There was a similar campaign in Atlanta in 1989, but the effort was not organized on as large a scale as the Los Angeles plan, he said.

Minority Loans Data from the Federal Reserve Bank indicates that minority thrifts-those owned by blacks, Latinos and Asian-Americans-reject fewer black mortgage loan applicants than non-minority lenders. The following is 1990 nationwide data released by the Federal Reserve in 1992. Percentage of black loan applicants Minority thrifts: 9% All banks and thrifts: 4% Percentage of black applicants denied loans Minority thrifts: 15% All banks and thrifts: 34% Source: Creative Investment Research

The Banks at a Glance A coalition led by black ministers in Los Angeles are leading a campaign to help boost the deposit base of the city’s three black-owned financial institutions as part of an economic development drive.
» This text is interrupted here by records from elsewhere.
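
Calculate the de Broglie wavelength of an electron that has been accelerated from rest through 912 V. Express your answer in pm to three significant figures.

KE = eV = 1.602 × 10⁻¹⁹ × 912.0 = 1.461 × 10⁻¹⁶ J.
p = √(2mKE) = √(2 × 9.109 × 10⁻³¹ × 1.461 × 10⁻¹⁶) = 1.631 × 10⁻²³ kg·m/s.
λ = h/p = 6.626 × 10⁻³⁴ / 1.631 × 10⁻²³ = 4.06 × 10⁻¹¹ m = 40.6 pm.

λ = 40.6 pm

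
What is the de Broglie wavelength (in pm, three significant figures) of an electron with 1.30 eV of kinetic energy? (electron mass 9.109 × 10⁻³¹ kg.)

λ = 1080 pm

KE = 1.30 eV = 2.083 × 10⁻¹⁹ J.
p = √(2mKE) = √(2 × 9.109 × 10⁻³¹ × 2.083 × 10⁻¹⁹) = 6.160 × 10⁻²⁵ kg·m/s.
λ = h/p = 6.626 × 10⁻³⁴ / 6.160 × 10⁻²⁵ = 1.08 × 10⁻⁹ m = 1080 pm.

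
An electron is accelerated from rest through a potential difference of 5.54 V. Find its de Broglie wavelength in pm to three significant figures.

λ = 521 pm

KE = eV = 1.602 × 10⁻¹⁹ × 5.540 = 8.875 × 10⁻¹⁹ J.
p = √(2mKE) = √(2 × 9.109 × 10⁻³¹ × 8.875 × 10⁻¹⁹) = 1.272 × 10⁻²⁴ kg·m/s.
λ = h/p = 6.626 × 10⁻³⁴ / 1.272 × 10⁻²⁴ = 5.21 × 10⁻¹⁰ m = 521 pm.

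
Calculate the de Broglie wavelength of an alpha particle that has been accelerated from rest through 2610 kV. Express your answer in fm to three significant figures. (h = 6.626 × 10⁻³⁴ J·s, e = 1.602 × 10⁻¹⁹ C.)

λ = 6.29 fm

KE = 2eV = 2 × 1.602 × 10⁻¹⁹ × 2.610 × 10⁶ = 8.362 × 10⁻¹³ J.
p = √(2mKE) = √(2 × 6.645 × 10⁻²⁷ × 8.362 × 10⁻¹³) = 1.054 × 10⁻¹⁹ kg·m/s.
λ = h/p = 6.626 × 10⁻³⁴ / 1.054 × 10⁻¹⁹ = 6.29 × 10⁻¹⁵ m = 6.29 fm.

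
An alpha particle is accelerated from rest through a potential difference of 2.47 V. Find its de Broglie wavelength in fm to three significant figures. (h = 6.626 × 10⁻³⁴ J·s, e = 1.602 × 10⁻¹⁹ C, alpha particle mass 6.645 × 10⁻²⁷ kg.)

KE = 2eV = 2 × 1.602 × 10⁻¹⁹ × 2.470 = 7.914 × 10⁻¹⁹ J.
p = √(2mKE) = √(2 × 6.645 × 10⁻²⁷ × 7.914 × 10⁻¹⁹) = 1.026 × 10⁻²² kg·m/s.
λ = h/p = 6.626 × 10⁻³⁴ / 1.026 × 10⁻²² = 6.46 × 10⁻¹² m = 6460 fm.

λ = 6460 fm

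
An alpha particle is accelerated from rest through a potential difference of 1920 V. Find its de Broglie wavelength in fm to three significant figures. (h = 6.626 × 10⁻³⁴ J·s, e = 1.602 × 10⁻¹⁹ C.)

KE = 2eV = 2 × 1.602 × 10⁻¹⁹ × 1920 = 6.152 × 10⁻¹⁶ J.
p = √(2mKE) = √(2 × 6.645 × 10⁻²⁷ × 6.152 × 10⁻¹⁶) = 2.859 × 10⁻²¹ kg·m/s.
λ = h/p = 6.626 × 10⁻³⁴ / 2.859 × 10⁻²¹ = 2.32 × 10⁻¹³ m = 232 fm.

λ = 232 fm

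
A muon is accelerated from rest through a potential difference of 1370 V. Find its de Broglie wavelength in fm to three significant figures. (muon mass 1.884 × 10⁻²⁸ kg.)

KE = eV = 1.602 × 10⁻¹⁹ × 1370 = 2.195 × 10⁻¹⁶ J.
p = √(2mKE) = √(2 × 1.884 × 10⁻²⁸ × 2.195 × 10⁻¹⁶) = 2.876 × 10⁻²² kg·m/s.
λ = h/p = 6.626 × 10⁻³⁴ / 2.876 × 10⁻²² = 2.30 × 10⁻¹² m = 2300 fm.

λ = 2300 fm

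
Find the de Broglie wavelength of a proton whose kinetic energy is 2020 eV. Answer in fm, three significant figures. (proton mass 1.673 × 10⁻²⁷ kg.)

λ = 637 fm

KE = 2020 eV = 3.236 × 10⁻¹⁶ J.
p = √(2mKE) = √(2 × 1.673 × 10⁻²⁷ × 3.236 × 10⁻¹⁶) = 1.041 × 10⁻²¹ kg·m/s.
λ = h/p = 6.626 × 10⁻³⁴ / 1.041 × 10⁻²¹ = 6.37 × 10⁻¹³ m = 637 fm.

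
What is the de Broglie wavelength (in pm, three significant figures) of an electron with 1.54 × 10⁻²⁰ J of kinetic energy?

λ = 3960 pm

p = √(2mKE) = √(2 × 9.109 × 10⁻³¹ × 1.540 × 10⁻²⁰) = 1.675 × 10⁻²⁵ kg·m/s.
λ = h/p = 6.626 × 10⁻³⁴ / 1.675 × 10⁻²⁵ = 3.96 × 10⁻⁹ m = 3960 pm.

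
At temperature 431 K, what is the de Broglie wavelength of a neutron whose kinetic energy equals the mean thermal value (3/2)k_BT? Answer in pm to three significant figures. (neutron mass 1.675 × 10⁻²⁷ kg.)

KE = (3/2)k_BT = 1.5 × 1.381 × 10⁻²³ × 431 = 8.928 × 10⁻²¹ J.
p = √(2mKE) = √(2 × 1.675 × 10⁻²⁷ × 8.928 × 10⁻²¹) = 5.469 × 10⁻²⁴ kg·m/s.
λ = h/p = 1.21 × 10⁻¹⁰ m = 121 pm.

λ = 121 pm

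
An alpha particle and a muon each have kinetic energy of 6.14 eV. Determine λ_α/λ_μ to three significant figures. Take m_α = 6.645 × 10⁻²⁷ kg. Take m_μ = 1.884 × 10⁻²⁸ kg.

At fixed KE, p = √(2mKE) so λ = h/p ∝ 1/√m.
λ_α/λ_μ = √(m_μ/m_α) = √(1.884 × 10⁻²⁸/6.645 × 10⁻²⁷) = √(0.02835) = 0.168.

λ_α/λ_μ = 0.168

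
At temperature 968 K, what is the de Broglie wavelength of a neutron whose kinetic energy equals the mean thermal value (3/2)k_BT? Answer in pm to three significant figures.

KE = (3/2)k_BT = 1.5 × 1.381 × 10⁻²³ × 968 = 2.005 × 10⁻²⁰ J.
p = √(2mKE) = √(2 × 1.675 × 10⁻²⁷ × 2.005 × 10⁻²⁰) = 8.196 × 10⁻²⁴ kg·m/s.
λ = h/p = 8.08 × 10⁻¹¹ m = 80.8 pm.

λ = 80.8 pm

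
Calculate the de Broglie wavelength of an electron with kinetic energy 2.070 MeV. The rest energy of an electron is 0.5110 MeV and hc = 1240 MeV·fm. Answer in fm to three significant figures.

Total energy E = KE + m₀c² = 2.070 + 0.5110 = 2.5810 MeV.
(pc)² = E² − (m₀c²)² = (2.5810)² − (0.5110)² = 6.400 MeV², so pc = 2.530 MeV.
λ = hc/(pc) = 1240 MeV·fm / 2.530 MeV = 490 fm.

λ = 490 fm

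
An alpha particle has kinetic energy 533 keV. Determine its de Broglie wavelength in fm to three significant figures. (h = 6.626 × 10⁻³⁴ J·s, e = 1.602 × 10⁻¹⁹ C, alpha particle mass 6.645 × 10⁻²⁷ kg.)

KE = 533 keV = 8.539 × 10⁻¹⁴ J.
p = √(2mKE) = √(2 × 6.645 × 10⁻²⁷ × 8.539 × 10⁻¹⁴) = 3.369 × 10⁻²⁰ kg·m/s.
λ = h/p = 6.626 × 10⁻³⁴ / 3.369 × 10⁻²⁰ = 1.97 × 10⁻¹⁴ m = 19.7 fm.

λ = 19.7 fm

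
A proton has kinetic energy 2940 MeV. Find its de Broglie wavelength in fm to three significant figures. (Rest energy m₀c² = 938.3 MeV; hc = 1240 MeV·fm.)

Total energy E = KE + m₀c² = 2940 + 938.3 = 3878.3 MeV.
(pc)² = E² − (m₀c²)² = (3878.3)² − (938.3)² = 1.416 × 10⁷ MeV², so pc = 3763 MeV.
λ = hc/(pc) = 1240 MeV·fm / 3763 MeV = 0.330 fm.

λ = 0.330 fm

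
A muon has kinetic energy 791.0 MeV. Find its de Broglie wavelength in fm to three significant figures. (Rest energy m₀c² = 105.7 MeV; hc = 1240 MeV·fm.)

Total energy E = KE + m₀c² = 791.0 + 105.7 = 896.7 MeV.
(pc)² = E² − (m₀c²)² = (896.7)² − (105.7)² = 7.929 × 10⁵ MeV², so pc = 890.4 MeV.
λ = hc/(pc) = 1240 MeV·fm / 890.4 MeV = 1.39 fm.

λ = 1.39 fm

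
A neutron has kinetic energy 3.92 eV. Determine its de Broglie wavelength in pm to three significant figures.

λ = 14.4 pm

KE = 3.92 eV = 6.280 × 10⁻¹⁹ J.
p = √(2mKE) = √(2 × 1.675 × 10⁻²⁷ × 6.280 × 10⁻¹⁹) = 4.587 × 10⁻²³ kg·m/s.
λ = h/p = 6.626 × 10⁻³⁴ / 4.587 × 10⁻²³ = 1.44 × 10⁻¹¹ m = 14.4 pm.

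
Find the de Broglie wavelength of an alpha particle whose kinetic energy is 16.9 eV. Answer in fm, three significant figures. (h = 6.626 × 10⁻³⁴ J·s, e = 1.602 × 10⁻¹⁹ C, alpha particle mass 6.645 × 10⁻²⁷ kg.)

KE = 16.9 eV = 2.707 × 10⁻¹⁸ J.
p = √(2mKE) = √(2 × 6.645 × 10⁻²⁷ × 2.707 × 10⁻¹⁸) = 1.897 × 10⁻²² kg·m/s.
λ = h/p = 6.626 × 10⁻³⁴ / 1.897 × 10⁻²² = 3.49 × 10⁻¹² m = 3490 fm.

λ = 3490 fm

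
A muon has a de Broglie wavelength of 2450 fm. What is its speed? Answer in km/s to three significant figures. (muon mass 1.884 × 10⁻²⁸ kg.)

v = 1440 km/s

p = h/λ = 6.626 × 10⁻³⁴ / 2.450 × 10⁻¹² = 2.704 × 10⁻²² kg·m/s.
v = p/m = 2.704 × 10⁻²² / 1.884 × 10⁻²⁸ = 1.44 × 10⁶ m/s = 1440 km/s.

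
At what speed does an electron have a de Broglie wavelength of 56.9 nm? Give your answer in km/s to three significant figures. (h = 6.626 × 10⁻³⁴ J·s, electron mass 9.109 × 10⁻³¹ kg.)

v = 12.8 km/s

p = h/λ = 6.626 × 10⁻³⁴ / 5.690 × 10⁻⁸ = 1.164 × 10⁻²⁶ kg·m/s.
v = p/m = 1.164 × 10⁻²⁶ / 9.109 × 10⁻³¹ = 1.28 × 10⁴ m/s = 12.8 km/s.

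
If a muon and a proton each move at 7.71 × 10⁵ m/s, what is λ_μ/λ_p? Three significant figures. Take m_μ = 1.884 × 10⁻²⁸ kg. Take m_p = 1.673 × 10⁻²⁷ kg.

At fixed v, p = mv so λ = h/(mv) ∝ 1/m.
λ_μ/λ_p = m_p/m_μ = 1.673 × 10⁻²⁷/1.884 × 10⁻²⁸ = 8.88.

λ_μ/λ_p = 8.88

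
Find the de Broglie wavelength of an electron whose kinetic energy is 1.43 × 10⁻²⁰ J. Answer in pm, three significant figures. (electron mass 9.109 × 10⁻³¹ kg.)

λ = 4110 pm

p = √(2mKE) = √(2 × 9.109 × 10⁻³¹ × 1.430 × 10⁻²⁰) = 1.614 × 10⁻²⁵ kg·m/s.
λ = h/p = 6.626 × 10⁻³⁴ / 1.614 × 10⁻²⁵ = 4.11 × 10⁻⁹ m = 4110 pm.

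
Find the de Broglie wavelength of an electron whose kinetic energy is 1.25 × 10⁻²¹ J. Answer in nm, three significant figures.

p = √(2mKE) = √(2 × 9.109 × 10⁻³¹ × 1.250 × 10⁻²¹) = 4.772 × 10⁻²⁶ kg·m/s.
λ = h/p = 6.626 × 10⁻³⁴ / 4.772 × 10⁻²⁶ = 1.39 × 10⁻⁸ m = 13.9 nm.

λ = 13.9 nm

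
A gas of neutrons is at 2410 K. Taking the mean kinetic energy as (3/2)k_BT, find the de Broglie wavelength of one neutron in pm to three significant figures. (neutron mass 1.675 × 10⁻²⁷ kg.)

KE = (3/2)k_BT = 1.5 × 1.381 × 10⁻²³ × 2410 = 4.992 × 10⁻²⁰ J.
p = √(2mKE) = √(2 × 1.675 × 10⁻²⁷ × 4.992 × 10⁻²⁰) = 1.293 × 10⁻²³ kg·m/s.
λ = h/p = 5.12 × 10⁻¹¹ m = 51.2 pm.

λ = 51.2 pm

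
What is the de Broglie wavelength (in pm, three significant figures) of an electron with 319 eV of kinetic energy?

λ = 68.7 pm

KE = 319 eV = 5.110 × 10⁻¹⁷ J.
p = √(2mKE) = √(2 × 9.109 × 10⁻³¹ × 5.110 × 10⁻¹⁷) = 9.649 × 10⁻²⁴ kg·m/s.
λ = h/p = 6.626 × 10⁻³⁴ / 9.649 × 10⁻²⁴ = 6.87 × 10⁻¹¹ m = 68.7 pm.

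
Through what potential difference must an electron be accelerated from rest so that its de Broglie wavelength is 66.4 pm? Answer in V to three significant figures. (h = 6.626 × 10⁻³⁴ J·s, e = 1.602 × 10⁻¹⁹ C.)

p = h/λ = 6.626 × 10⁻³⁴ / 6.640 × 10⁻¹¹ = 9.979 × 10⁻²⁴ kg·m/s.
KE = p²/(2m) = 5.466 × 10⁻¹⁷ J.
V = KE/e = 5.466 × 10⁻¹⁷ / (1.602 × 10⁻¹⁹) = 341 V.

V = 341 V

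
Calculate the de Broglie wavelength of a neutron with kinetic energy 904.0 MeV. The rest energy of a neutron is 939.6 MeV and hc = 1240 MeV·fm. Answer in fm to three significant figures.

Total energy E = KE + m₀c² = 904.0 + 939.6 = 1843.6 MeV.
(pc)² = E² − (m₀c²)² = (1843.6)² − (939.6)² = 2.516 × 10⁶ MeV², so pc = 1586 MeV.
λ = hc/(pc) = 1240 MeV·fm / 1586 MeV = 0.782 fm.

λ = 0.782 fm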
Background on the financial status of those three institutions:

Broadway Federal Savings & Loan

Assets: $92.5 million

Deposits: $87 million

Branch offices :Two*

1991 Earnings: $500,000

Founders National Bank of Los Angeles

Assets: $61 million

Deposits: $50 million

Branch offices: Three

1991 Earnings: $1.2 million

Family Savings Bank

Assets: $132.9 million

Deposits: $109.7 million

Branch offices: Two

1991 Earnings: $900,000

* Broadway’s main office was destroyed during the riots. It is rebuilding its third office.